A small group of insurance companies have started investing in whole residential mortgages and the entire industry is going to follow their lead, according to a report by a recently assembled team at Ellington Management Group, the $10 billion hedge fund.
“You’re looking at a dramatically different mortgage world out there today which, in the last five years, has really gotten the attention of insurance companies,” said Douglas Dupont, a managing director and the head of insurance strategies at Ellington.
After the financial crisis in 2008, insurance companies effectively abandoned investing in residential mortgages. Poor underwriting by loan originators — the root of the housing collapse — spooked investors away from the asset class. Then, during the decade that followed, interest rates were so low that investments in mortgages often didn’t make sense from a relative-value standpoint.
Today, most insurance companies invest little in whole residential mortgages, generally allocating just 1 percent of their portfolio to the loans. But some outliers have emerged and Ellington expects they are precursors for the insurance industry.
Since 2018, five big life insurance companies, including MetLife and AIG, with long histories of investing in and managing whole residential mortgages have been aggressively buying loans from originators. They now account for approximately 75 percent of residential mortgage loans held on insurance company balance sheets over the past five years, or roughly $21 billion, according to Ellington. Meanwhile, a group of private-equity backed insurers developed the ability to manage mortgages and grown their residential loan portfolios from $5 billion in 2018 to over $30 billion in 2022.
Many of those loans were also given to non-qualified borrowers based on characteristics other than income. Private-equity backed insurers have become prominent capital backers of non-qualified residential mortgages — increasing their exposure from less than $1 billion in 2018 to almost $10 billion in 2022 — as traditional banks have become less interested in those borrowers and having those loans on their balance sheets. (The same happened to corporate credit; only about 20 percent is on bank balance sheets today and non-bank lenders have stepped in to serve the market, according to Ellington.) Default rates for non-qualified mortgages have fallen dramatically thanks to better underwriting, Dupont said, and research shows that non-bank loans appear to have lower credit risk relative to comparable loans. “The insurance company bid has become increasingly significant in providing a diversification of capital sources for non-QM, and residential whole loans more broadly,” Ellington explained in a note to clients expected to be published this week.

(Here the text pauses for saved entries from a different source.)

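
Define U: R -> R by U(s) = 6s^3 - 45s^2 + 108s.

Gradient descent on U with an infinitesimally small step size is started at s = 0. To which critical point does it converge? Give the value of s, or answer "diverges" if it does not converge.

diverges

U'(s) = 18(s - 3)(s - 2), so U'(0) = 108.
Gradient descent moves in the -U' direction, i.e. s is decreasing.
There is no critical point below s=0, and U' keeps the same sign, so the iterate runs off to −∞.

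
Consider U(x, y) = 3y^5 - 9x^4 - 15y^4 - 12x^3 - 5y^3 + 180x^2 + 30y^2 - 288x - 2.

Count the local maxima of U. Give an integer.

U separates as a function of x plus a function of y, so ∇U=0 decouples.
∂U/∂x = -36(x - 2)(x - 1)(x + 4) = 0 at x ∈ {-4, 1, 2}; ∂U/∂y = 15y(y - 4)(y - 1)(y + 1) = 0 at y ∈ {-1, 0, 1, 4}.
The Hessian is diagonal: diag(U_xx, U_yy). Second derivatives: U_xx(-4)=-1080, U_xx(1)=180, U_xx(2)=-216; U_yy(-1)=-150, U_yy(0)=60, U_yy(1)=-90, U_yy(4)=900.
Local maxima occur where both diagonal entries negative: (-4, -1), (-4, 1), (2, -1), (2, 1). Count: 4.

4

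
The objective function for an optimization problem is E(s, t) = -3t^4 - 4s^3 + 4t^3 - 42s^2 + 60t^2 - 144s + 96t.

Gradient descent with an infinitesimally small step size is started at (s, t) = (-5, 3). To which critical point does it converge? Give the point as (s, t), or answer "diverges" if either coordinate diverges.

E is separable, so gradient descent decouples: s follows -∂E/∂s, t follows -∂E/∂t.
∂E/∂s = -12(s + 3)(s + 4); at s=-5 this is -24, so s increases.
∂E/∂t = -12(t - 4)(t + 1)(t + 2); at t=3 this is 240, so t decreases.
s converges to its nearest critical value -4 (a local min of the s-part); t converges to -1. The iterate converges to (-4, -1).

(-4, -1)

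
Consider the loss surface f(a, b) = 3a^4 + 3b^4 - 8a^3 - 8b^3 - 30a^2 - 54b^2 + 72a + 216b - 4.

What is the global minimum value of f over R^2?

-831

f(a,b) separates as P(a) + Q(b) − 4, so its minimum is min P + min Q − 4.
P'(a) = 12(a - 3)(a - 1)(a + 2) vanishes at a ∈ {-2, 1, 3}; Q'(b) = 12(b - 3)(b - 2)(b + 3) vanishes at b ∈ {-3, 2, 3}.
Local minima of P (where P''>0): P(-2)=-152, P(3)=-27. Local minima of Q: Q(-3)=-675, Q(3)=189.
So the global minimum of f is P(-2) + Q(-3) − 4 = -152 − 675 − 4 = -831, attained at (-2, -3).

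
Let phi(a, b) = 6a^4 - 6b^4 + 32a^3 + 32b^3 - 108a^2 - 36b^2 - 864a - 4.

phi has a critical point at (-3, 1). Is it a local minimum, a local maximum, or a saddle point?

saddle point

The mixed partial ∂²phi/∂a∂b is 0, so the Hessian at any point is diag(phi_aa, phi_bb) = diag(24(3a^2 + 8a - 9), 24(-3b^2 + 8b - 3)).
At (-3, 1): H = diag(-144, 48).
The eigenvalues have opposite signs, so H is indefinite: a saddle point.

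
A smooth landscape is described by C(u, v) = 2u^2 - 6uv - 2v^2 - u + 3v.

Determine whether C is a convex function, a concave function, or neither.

neither

C is quadratic, so its Hessian is the constant matrix H = [[4, -6], [-6, -4]].
det(H) = -52, tr(H) = 0.
det(H) < 0, so H is indefinite: neither convex nor concave.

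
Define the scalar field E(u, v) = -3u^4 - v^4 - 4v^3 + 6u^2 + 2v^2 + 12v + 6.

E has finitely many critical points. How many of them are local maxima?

E separates as a function of u plus a function of v, so ∇E=0 decouples.
∂E/∂u = -12u(u - 1)(u + 1) = 0 at u ∈ {-1, 0, 1}; ∂E/∂v = -4(v - 1)(v + 1)(v + 3) = 0 at v ∈ {-3, -1, 1}.
The Hessian is diagonal: diag(E_uu, E_vv). Second derivatives: E_uu(-1)=-24, E_uu(0)=12, E_uu(1)=-24; E_vv(-3)=-32, E_vv(-1)=16, E_vv(1)=-32.
Local maxima occur where both diagonal entries negative: (-1, -3), (-1, 1), (1, -3), (1, 1). Count: 4.

4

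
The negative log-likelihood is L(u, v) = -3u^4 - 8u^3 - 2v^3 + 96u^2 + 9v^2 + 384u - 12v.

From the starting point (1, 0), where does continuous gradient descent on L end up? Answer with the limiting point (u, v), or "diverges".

L is separable, so gradient descent decouples: u follows -∂L/∂u, v follows -∂L/∂v.
∂L/∂u = -12(u - 4)(u + 2)(u + 4); at u=1 this is 540, so u decreases.
∂L/∂v = -6(v - 2)(v - 1); at v=0 this is -12, so v increases.
u converges to its nearest critical value -2 (a local min of the u-part); v converges to 1. The iterate converges to (-2, 1).

(-2, 1)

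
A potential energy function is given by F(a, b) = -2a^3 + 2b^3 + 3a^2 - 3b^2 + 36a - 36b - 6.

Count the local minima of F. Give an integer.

F separates as a function of a plus a function of b, so ∇F=0 decouples.
∂F/∂a = -6(a - 3)(a + 2) = 0 at a ∈ {-2, 3}; ∂F/∂b = 6(b - 3)(b + 2) = 0 at b ∈ {-2, 3}.
The Hessian is diagonal: diag(F_aa, F_bb). Second derivatives: F_aa(-2)=30, F_aa(3)=-30; F_bb(-2)=-30, F_bb(3)=30.
Local minima occur where both diagonal entries positive: (-2, 3). Count: 1.

1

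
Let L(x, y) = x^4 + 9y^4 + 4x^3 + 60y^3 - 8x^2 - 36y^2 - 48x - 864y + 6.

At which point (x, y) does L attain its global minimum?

L(x,y) separates as P(x) + Q(y) + 6, so its minimum is min P + min Q + 6.
P'(x) = 4(x - 2)(x + 2)(x + 3) vanishes at x ∈ {-3, -2, 2}; Q'(y) = 36(y - 2)(y + 3)(y + 4) vanishes at y ∈ {-4, -3, 2}.
Local minima of P (where P''>0): P(-3)=45, P(2)=-80. Local minima of Q: Q(-4)=1344, Q(2)=-1248.
So the global minimum of L is P(2) + Q(2) + 6 = -80 − 1248 + 6 = -1322, attained at (2, 2).

(2, 2)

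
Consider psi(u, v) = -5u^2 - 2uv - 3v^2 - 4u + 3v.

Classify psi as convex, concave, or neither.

psi is quadratic, so its Hessian is the constant matrix H = [[-10, -2], [-2, -6]].
det(H) = 56, tr(H) = -16.
det(H) > 0 and tr(H) < 0, so H is negative definite everywhere: concave.

concave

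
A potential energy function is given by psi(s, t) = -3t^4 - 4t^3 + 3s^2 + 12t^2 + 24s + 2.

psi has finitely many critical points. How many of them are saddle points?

psi separates as a function of s plus a function of t, so ∇psi=0 decouples.
∂psi/∂s = 6(s + 4) = 0 at s ∈ {-4}; ∂psi/∂t = -12t(t - 1)(t + 2) = 0 at t ∈ {-2, 0, 1}.
The Hessian is diagonal: diag(psi_ss, psi_tt). Second derivatives: psi_ss(-4)=6; psi_tt(-2)=-72, psi_tt(0)=24, psi_tt(1)=-36.
Saddle points occur where the two diagonal entries have opposite signs: (-4, -2), (-4, 1). Count: 2.

2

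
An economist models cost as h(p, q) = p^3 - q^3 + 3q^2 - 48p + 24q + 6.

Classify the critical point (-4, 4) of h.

local maximum

The mixed partial ∂²h/∂p∂q is 0, so the Hessian at any point is diag(h_pp, h_qq) = diag(6p, 6(-q + 1)).
At (-4, 4): H = diag(-24, -18).
Both eigenvalues are negative, so H is negative definite: a local maximum.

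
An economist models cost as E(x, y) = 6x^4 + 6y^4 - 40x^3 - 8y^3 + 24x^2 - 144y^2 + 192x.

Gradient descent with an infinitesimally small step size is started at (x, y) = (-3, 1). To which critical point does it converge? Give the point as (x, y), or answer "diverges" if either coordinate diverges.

E is separable, so gradient descent decouples: x follows -∂E/∂x, y follows -∂E/∂y.
∂E/∂x = 24(x - 4)(x - 2)(x + 1); at x=-3 this is -1680, so x increases.
∂E/∂y = 24y(y - 4)(y + 3); at y=1 this is -288, so y increases.
x converges to its nearest critical value -1 (a local min of the x-part); y converges to 4. The iterate converges to (-1, 4).

(-1, 4)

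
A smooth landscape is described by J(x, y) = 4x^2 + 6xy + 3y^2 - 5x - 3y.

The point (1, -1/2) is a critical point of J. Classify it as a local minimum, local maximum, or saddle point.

local minimum

The Hessian of J is constant: H = [[8, 6], [6, 6]].
det(H) = 8·6 − 6² = 12.
det(H) > 0 and tr(H) = 14 > 0, so H is positive definite and the point is a local minimum.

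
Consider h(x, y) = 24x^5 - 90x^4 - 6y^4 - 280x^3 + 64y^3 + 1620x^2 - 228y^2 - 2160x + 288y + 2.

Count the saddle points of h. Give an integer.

h separates as a function of x plus a function of y, so ∇h=0 decouples.
∂h/∂x = 120(x - 3)(x - 2)(x - 1)(x + 3) = 0 at x ∈ {-3, 1, 2, 3}; ∂h/∂y = -24(y - 4)(y - 3)(y - 1) = 0 at y ∈ {1, 3, 4}.
The Hessian is diagonal: diag(h_xx, h_yy). Second derivatives: h_xx(-3)=-14400, h_xx(1)=960, h_xx(2)=-600, h_xx(3)=1440; h_yy(1)=-144, h_yy(3)=48, h_yy(4)=-72.
Saddle points occur where the two diagonal entries have opposite signs: (-3, 3), (1, 1), (1, 4), (2, 3), (3, 1), (3, 4). Count: 6.

6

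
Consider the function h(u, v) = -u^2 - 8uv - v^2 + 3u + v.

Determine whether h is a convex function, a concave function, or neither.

neither

h is quadratic, so its Hessian is the constant matrix H = [[-2, -8], [-8, -2]].
det(H) = -60, tr(H) = -4.
det(H) < 0, so H is indefinite: neither convex nor concave.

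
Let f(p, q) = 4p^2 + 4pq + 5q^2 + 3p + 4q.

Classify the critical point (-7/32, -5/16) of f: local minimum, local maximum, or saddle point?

The Hessian of f is constant: H = [[8, 4], [4, 10]].
det(H) = 8·10 − 4² = 64.
det(H) > 0 and tr(H) = 18 > 0, so H is positive definite and the point is a local minimum.

local minimum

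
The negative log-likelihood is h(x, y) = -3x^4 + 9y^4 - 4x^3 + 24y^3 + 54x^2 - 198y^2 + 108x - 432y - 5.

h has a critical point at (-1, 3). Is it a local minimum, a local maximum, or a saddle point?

local minimum

The mixed partial ∂²h/∂x∂y is 0, so the Hessian at any point is diag(h_xx, h_yy) = diag(12(-3x^2 - 2x + 9), 36(3y^2 + 4y - 11)).
At (-1, 3): H = diag(96, 1008).
Both eigenvalues are positive, so H is positive definite: a local minimum.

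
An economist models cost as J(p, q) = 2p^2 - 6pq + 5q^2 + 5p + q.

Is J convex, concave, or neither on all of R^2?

convex

J is quadratic, so its Hessian is the constant matrix H = [[4, -6], [-6, 10]].
det(H) = 4, tr(H) = 14.
det(H) > 0 and tr(H) > 0, so H is positive definite everywhere: convex.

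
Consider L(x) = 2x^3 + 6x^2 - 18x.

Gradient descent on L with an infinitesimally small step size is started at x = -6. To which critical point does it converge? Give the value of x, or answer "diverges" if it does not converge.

L'(x) = 6(x - 1)(x + 3), so L'(-6) = 126.
Gradient descent moves in the -L' direction, i.e. x is decreasing.
There is no critical point below x=-6, and L' keeps the same sign, so the iterate runs off to −∞.

diverges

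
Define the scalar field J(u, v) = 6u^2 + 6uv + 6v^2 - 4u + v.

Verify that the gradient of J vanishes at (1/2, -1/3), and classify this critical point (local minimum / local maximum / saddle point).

local minimum

∇J = (12u + 6v - 4, 6u + 12v + 1); substituting (1/2, -1/3) gives ∇J = (0, 0), so (1/2, -1/3) is indeed a critical point.
The Hessian of J is constant: H = [[12, 6], [6, 12]].
det(H) = 12·12 − 6² = 108.
det(H) > 0 and tr(H) = 24 > 0, so H is positive definite and the point is a local minimum.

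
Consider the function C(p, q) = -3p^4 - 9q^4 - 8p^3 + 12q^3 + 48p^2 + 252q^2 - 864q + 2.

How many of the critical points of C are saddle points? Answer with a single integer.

4

C separates as a function of p plus a function of q, so ∇C=0 decouples.
∂C/∂p = -12p(p - 2)(p + 4) = 0 at p ∈ {-4, 0, 2}; ∂C/∂q = -36(q - 3)(q - 2)(q + 4) = 0 at q ∈ {-4, 2, 3}.
The Hessian is diagonal: diag(C_pp, C_qq). Second derivatives: C_pp(-4)=-288, C_pp(0)=96, C_pp(2)=-144; C_qq(-4)=-1512, C_qq(2)=216, C_qq(3)=-252.
Saddle points occur where the two diagonal entries have opposite signs: (-4, 2), (0, -4), (0, 3), (2, 2). Count: 4.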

And there are plenty of mortgages to go around. The residential loan market is massive — the public market is $9.3 trillion and the private market is $3.8 trillion — and more insurance companies are going to turn to the asset class, according to Ellington.
Insurers, with their long-term liabilities, want to take advantage of higher interest rates and are seeking longer-term debt. They also want the diversification benefits that whole residential loans provide. In some asset classes, insurance companies have long had various investment options to get exposure in their portfolios. For example, life insurers are big investors in whole commercial real estate loans, which have informed their investments in the related mortgage-backed securities and collateralized loan obligation markets. Insurers want that flexibility and better informed decision making whenever they can get it. “The same thing is happening in the residential [loan] space,” John Simone, managing Director and head of insurance solutions at Ellington said.
Overall, it’s getting easier for insurance companies to make investments in residential loans, Dupont said. If they can’t originate the loans themselves, insurance companies are turning to asset managers like Ellington and some others, which have bulit platforms to manage the loans and deep analysis of the loan portfolios.
Ellington says it is already benefitting from the trend it’s prediciting.The hedge fund’s group focused on insurers, which Dupont and Simone helped start less than two years ago, has $1.8 billion of funding and commitments.
In the same report, Ellington also said in its report that it expects insurers will invest more in structured products.
“Compared to the overall industry, private equity-backed life insurers have achieved higher returns by increasing their allocations to structured products. Shifting structured products to insurers with stable, long-term capital should dampen price volatility in tail scenarios, as well as fuel demand,” the report said.